Immer wieder Trauer darüber, dass sich nicht die Revolution-in-der-DDR hat halten können.
10. Februar 1991
Kulturkritik als Melancholie des Kapitals. – »Ganz gleich, ob von Fastfood-Ketten die Rede ist, vom Bevölkerungswachstum, von Übertötungskapazitäten in der Hochrüstung, vom ›Siegeszug‹ der wissenschaftlichen Rationalität, von der Steigerung des Bruttosozialprodukts, von der ›Entfesselung der Produktivkräfte‹, von der ›industriellen Massenfertigung‹ oder von der Auto-, Beton- und Kommunikationsgesellschaft: stets, wenn ein Teil seine Funktionen unkontrolliert auf Kosten aller anderen Teilfunktionen erweitert, steht die Lebensfähigkeit des Ganzen auf dem Spiel.« (Bernd Guggenberger, FAZ vom 2.2.) – Arbeitsteilige Melancholie des Kapitals, das sich da als Natur in der Natur entnennt und sich über das Entropiegesetz beugt. »Imperialismus des Partiellen«, »Chauvinismus der Art«, mit einem Wort: der Untergang der »Zuvielisation«. Alle Politiken arbeiten »letztlich nur dem großen Widersacher, der sprengenden Kraft sozialer Desintegration, in die Hand«. Weil, wer Ordnung schafft, unversehens Unordnung um ein Vielfaches vermehrt.

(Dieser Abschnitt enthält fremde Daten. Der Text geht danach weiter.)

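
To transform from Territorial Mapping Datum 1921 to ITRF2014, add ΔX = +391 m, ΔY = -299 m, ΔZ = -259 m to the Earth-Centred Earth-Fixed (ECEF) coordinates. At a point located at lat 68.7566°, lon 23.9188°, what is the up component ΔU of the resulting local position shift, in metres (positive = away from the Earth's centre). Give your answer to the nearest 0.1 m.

ΔU = -155.8 m

At φ = 68.7566°, λ = 23.9188°: sin φ = 0.932050, cos φ = 0.362331, sin λ = 0.405442, cos λ = 0.914121.
ΔU = cos φ cos λ·ΔX + cos φ sin λ·ΔY + sin φ·ΔZ = (0.362331)(0.914121)(391) + (0.362331)(0.405442)(-299) + (0.932050)(-259) = -155.82 m.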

Gruenter könnte diesen Diskurs mit im Auge gehabt haben.
11. Februar 1991
Die FAZ schreibt, dass sich Wallstreet »seit genau vier Monaten in einer echten Hausse befindet«. In Zürich und Frankfurt »fließen Milliarden vom Geldmarkt an die Kapitalmärkte«. Die Zinsen sinken.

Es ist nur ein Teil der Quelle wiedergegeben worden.